The question and answer website Quora says hackers have breached its systems, potentially exposing the personal information of 100 million users.

The company says in a blog post that it discovered the intrusion Friday. The data exposed includes usernames, email, and hashed—or scrambled—passwords. It also could include data from linked networks, such as social media accounts, authorized by individual users.

The data also includes each user's public content, such as questions and answers, along with nonpublic content, such as answer requests and direct messages, though the company says that feature isn’t used by many people. 

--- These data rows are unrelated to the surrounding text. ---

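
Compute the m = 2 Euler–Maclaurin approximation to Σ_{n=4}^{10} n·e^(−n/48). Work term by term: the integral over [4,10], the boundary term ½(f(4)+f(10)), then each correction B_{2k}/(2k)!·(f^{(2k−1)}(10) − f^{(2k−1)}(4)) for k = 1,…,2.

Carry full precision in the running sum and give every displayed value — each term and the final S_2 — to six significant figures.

The integral term ∫_4^10 x·e^(−x/48) dx = 36.0001.
Endpoint term: (f(4) + f(10))/2 = (3.68018 + 8.11936)/2 = 5.89977.
So far: 41.8998.
Order-1 term: 1/12 · (0.642783 − 0.843374) = -0.0167159.
Partial sum through k=1: 41.8831.
Order-2 term: −1/720 · (0.000983792 − 0.00116470) = 2.51258e-07.

S_2 ≈ 41.8831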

More on Security and Privacy

“The overwhelming majority of the content accessed was already public on Quora,” the company says in the blog post. “But the compromise of account and other private information is serious.”

The company says it’s contacting affected users. It has also notified law enforcement and hired a cybersecurity firm to figure how how the breach occurred.

News of the Quora breach comes just days after Marriott announced that systems of its Starwood hotels division had been hacked in 2014, leaving the personal information of up to 500 million guests exposed for four years.

Dunkin' Brands, the parent company of Dunkin' Donuts, also said last week that it had received reports that hackers were trying to access DD Perks accounts with log-ins and passwords stolen from elsewhere. And Dell reported that hackers breached its systems earlier in November, stealing customer names, email, and hashed passwords.

In the case of the Quora breach, the danger to consumers is limited because the company didn’t collect sensitive personal or financial information, such as Social Security or credit card numbers.

The real danger lies in password reuse, says Ron Gula, president and co-founder of Gula Tech Adventures, a cybersecurity investment firm.

“Even though the passwords may have been obscured with a hash, this is not really encryption, and hackers will likely be able to recover the actual passwords,” Gula says.

So it goes without saying that Quora users should change their passwords. And if they used the same password for another account, they should change that, too. Hackers will often use stolen log-ins and passwords to try to access other accounts. 

Tips for Quora Users

Here are some other ways to protect your personal information:

  • Make sure you set a strong password. Long strings of random characters are best. If you’re going to have a tough time remembering it, think about using a password manager.
  • Be on the lookout for suspicious email. If nothing else, breaches like Quora’s give cybercriminals a treasure trove of new email addresses they can target with scam email, Gula says. And just a reminder: Phishing spikes during the holiday season. What looks like a shipping notification or pitch from a charity could actually be an attempt to steal your information or infect your computer with malware.
  • Think about deleting old online accounts. Many people may have set up a Quora account years ago, then forgot about it. While it won’t change anything about the recent data breach, Quora will let you delete your account and all of the information the company has about you. You can also get a download of your Quora data if you want to see exactly what the company has.
  • In the future, think before you hand over personal information. Social media networks such as Facebook and tech behemoths like Google are collecting your information. And you don’t have much say about where it goes and how it’s secured after that. The less personal data you share, the less likely it will be stolen.